Courtesy of Allison Cooper

These moms are fearful that being called “mom” will make them sound old and keep them from having a friendship like relationship with their kids. Honestly, I don't have enough nopes to deal with this properly.

Looking back, I remember the first time I ever heard a child call their parent by their first name. It was Christmas day and I was at my grandmother's house celebrating the holiday with my family, which included two much older cousins. They giggled while cleaning up dinner with their father, who they casually kept referring to as “Frank” instead of "Dad." At just eight years old, I understood that there was something mean and hard in it, a severing of something precious.

I'd wear a “Hello my name is mom" sticker everyday if I could.

I remember asking my mom why they did it on the drive home. It was so odd to me that I can still close my eyes and hear their mocking voices. My parents replied that it's something they might do in their household, but not something we do in ours. The answer satisfied me then, but as an adult with children of my own, it still rubs me the wrong way.

Every parent is completely entitled to parent the way that they choose, or the way that they feel is best, but in this situation, something feels off.

Courtesy of Allison Cooper

I have a 9-year-old son and a 1-year-old daughter and neither of them have ever tried calling me by my first name. "Mom" is who I am to them. And that's a name I feel so proud to be called. I'd wear a “Hello my name is mom" sticker everyday if I could. It’s a title that I’ve earned that brings me so much joy every time I hear it because it means that these perfect little faces staring back at me are mine.

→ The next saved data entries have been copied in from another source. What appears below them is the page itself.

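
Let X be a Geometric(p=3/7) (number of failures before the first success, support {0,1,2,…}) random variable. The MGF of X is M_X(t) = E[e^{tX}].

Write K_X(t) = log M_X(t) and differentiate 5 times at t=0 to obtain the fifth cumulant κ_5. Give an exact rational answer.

κ_5 = d^5K/dt^5 |_{t=0} = 35420/81

M_X(t) = 3/(7*(1 - 4*e^(t)/7))
K_X(t) = log M_X(t) = -log(1 - 4*e^(t)/7) - log(7) + log(3)
dK/dt = -4*e^(t)/(4*e^(t) - 7)
d^2K/dt^2 = 28*e^(t)/(16*e^(2*t) - 56*e^(t) + 49)
d^3K/dt^3 = (-112*e^(2*t) - 196*e^(t))/(64*e^(3*t) - 336*e^(2*t) + 588*e^(t) - 343)
d^4K/dt^4 = (448*e^(3*t) + 3136*e^(2*t) + 1372*e^(t))/(256*e^(4*t) - 1792*e^(3*t) + 4704*e^(2*t) - 5488*e^(t) + 2401)
d^5K/dt^5 = (-1792*e^(4*t) - 34496*e^(3*t) - 60368*e^(2*t) - 9604*e^(t))/(1024*e^(5*t) - 8960*e^(4*t) + 31360*e^(3*t) - 54880*e^(2*t) + 48020*e^(t) - 16807)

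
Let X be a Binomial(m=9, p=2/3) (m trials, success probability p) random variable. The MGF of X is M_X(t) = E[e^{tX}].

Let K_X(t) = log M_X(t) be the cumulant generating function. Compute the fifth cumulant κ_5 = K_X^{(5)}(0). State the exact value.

M_X(t) = (2*e^(t)/3 + 1/3)^9
K_X(t) = log M_X(t) = 9*log(2*e^(t)/3 + 1/3)
K^(5)(t) = (-144*e^(4*t) + 792*e^(3*t) - 396*e^(2*t) + 18*e^(t))/(32*e^(5*t) + 80*e^(4*t) + 80*e^(3*t) + 40*e^(2*t) + 10*e^(t) + 1)

κ_5 = K^(5)(0) = 10/9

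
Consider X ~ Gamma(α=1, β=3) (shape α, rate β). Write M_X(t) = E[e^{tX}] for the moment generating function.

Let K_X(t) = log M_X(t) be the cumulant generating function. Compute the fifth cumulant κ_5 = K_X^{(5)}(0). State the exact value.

κ_5 = D^5[K](0) = 8/81

M_X(t) = 3/(3 - t)
K_X(t) = log M_X(t) = -log(3 - t) + log(3)
D^5[K](t) = -24/(t^5 - 15*t^4 + 90*t^3 - 270*t^2 + 405*t - 243)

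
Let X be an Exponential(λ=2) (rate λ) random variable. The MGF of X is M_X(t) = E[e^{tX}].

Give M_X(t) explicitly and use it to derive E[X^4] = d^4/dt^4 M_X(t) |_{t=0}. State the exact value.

E[X^4] = d^4M/dt^4 |_{t=0} = 3/2

M_X(t) = 2/(2 - t)
dM/dt = 2/(t^2 - 4*t + 4)
d^2M/dt^2 = -4/(t^3 - 6*t^2 + 12*t - 8)
d^3M/dt^3 = 12/(t^4 - 8*t^3 + 24*t^2 - 32*t + 16)
d^4M/dt^4 = -48/(t^5 - 10*t^4 + 40*t^3 - 80*t^2 + 80*t - 32)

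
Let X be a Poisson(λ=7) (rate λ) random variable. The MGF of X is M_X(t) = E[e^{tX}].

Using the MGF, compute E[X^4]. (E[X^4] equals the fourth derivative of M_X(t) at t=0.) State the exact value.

M_X(t) = e^(7*e^(t) - 7)
D^4[M](t) = (2401*e^(4*t)*e^(7*e^(t)) + 2058*e^(3*t)*e^(7*e^(t)) + 343*e^(2*t)*e^(7*e^(t)) + 7*e^(t)*e^(7*e^(t)))*e^(-7)

E[X^4] = D^4[M](0) = 4809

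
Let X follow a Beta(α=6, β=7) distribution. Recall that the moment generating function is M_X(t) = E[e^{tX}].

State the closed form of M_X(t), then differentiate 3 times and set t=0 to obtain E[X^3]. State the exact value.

M_X(t) = ₁F₁(6; 13; t)
M^(3)(t) = 8*₁F₁(9; 16; t)/65

E[X^3] = M^(3)(0) = 8/65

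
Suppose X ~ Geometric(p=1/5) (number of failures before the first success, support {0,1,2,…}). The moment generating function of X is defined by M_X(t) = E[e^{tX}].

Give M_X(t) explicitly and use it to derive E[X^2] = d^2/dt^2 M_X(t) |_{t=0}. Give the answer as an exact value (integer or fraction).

M_X(t) = 1/(5*(1 - 4*e^(t)/5))
M^(2)(t) = (-16*e^(2*t) - 20*e^(t))/(64*e^(3*t) - 240*e^(2*t) + 300*e^(t) - 125)

E[X^2] = M^(2)(0) = 36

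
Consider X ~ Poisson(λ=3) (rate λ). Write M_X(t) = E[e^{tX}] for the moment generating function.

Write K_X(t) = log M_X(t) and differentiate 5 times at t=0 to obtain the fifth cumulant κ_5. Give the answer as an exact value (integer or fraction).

M_X(t) = e^(3*e^(t) - 3)
K_X(t) = log M_X(t) = 3*e^(t) - 3
D^5[K](t) = 3*e^(t)

κ_5 = D^5[K](0) = 3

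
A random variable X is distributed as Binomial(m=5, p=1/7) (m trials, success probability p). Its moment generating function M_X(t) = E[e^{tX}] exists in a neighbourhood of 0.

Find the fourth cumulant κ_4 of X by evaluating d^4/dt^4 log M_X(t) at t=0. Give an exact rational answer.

M_X(t) = (e^(t)/7 + 6/7)^5
K_X(t) = log M_X(t) = 5*log(e^(t)/7 + 6/7)
D^4[K](t) = (30*e^(3*t) - 720*e^(2*t) + 1080*e^(t))/(e^(4*t) + 24*e^(3*t) + 216*e^(2*t) + 864*e^(t) + 1296)

κ_4 = D^4[K](0) = 390/2401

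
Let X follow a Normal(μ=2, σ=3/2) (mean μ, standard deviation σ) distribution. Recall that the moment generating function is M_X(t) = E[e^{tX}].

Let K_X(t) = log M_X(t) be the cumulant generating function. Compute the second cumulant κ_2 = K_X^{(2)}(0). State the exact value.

M_X(t) = e^(9*t^2/8 + 2*t)
K_X(t) = log M_X(t) = 9*t^2/8 + 2*t
D^2[K](t) = 9/4

κ_2 = D^2[K](0) = 9/4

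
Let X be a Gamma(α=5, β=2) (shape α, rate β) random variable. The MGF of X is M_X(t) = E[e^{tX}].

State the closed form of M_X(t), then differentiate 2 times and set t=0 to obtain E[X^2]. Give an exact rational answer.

M_X(t) = 32/(2 - t)^5
D^2[M](t) = -960/(t^7 - 14*t^6 + 84*t^5 - 280*t^4 + 560*t^3 - 672*t^2 + 448*t - 128)

E[X^2] = D^2[M](0) = 15/2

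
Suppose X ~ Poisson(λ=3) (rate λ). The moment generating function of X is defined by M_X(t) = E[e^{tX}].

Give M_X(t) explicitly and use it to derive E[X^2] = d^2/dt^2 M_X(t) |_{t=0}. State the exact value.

E[X^2] = d^2M/dt^2 |_{t=0} = 12

M_X(t) = e^(3*e^(t) - 3)
dM/dt = 3*e^(-3)*e^(t)*e^(3*e^(t))
d^2M/dt^2 = (9*e^(2*t)*e^(3*e^(t)) + 3*e^(t)*e^(3*e^(t)))*e^(-3)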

Calling me by my first name downgrades my role. It would put me on friendship level. Yes, I want that friendship bond, but I always want my children to know that I’m older and wiser, that I’ve been through everything they’re about to experience, so coming to me for guidance is important.

Look, I'm the only mom my kids have. Everyone else in the world can be a Stacy, a Hannah, a Madison, but parents are the rock that your kid is supposed to be able to rest on, the one constant, the only. I want the title of mom to give my kids just as much comfort as it gives me. There is nothing so defining, so joyous as the word mom, and I won’t let trendy Millennials change that.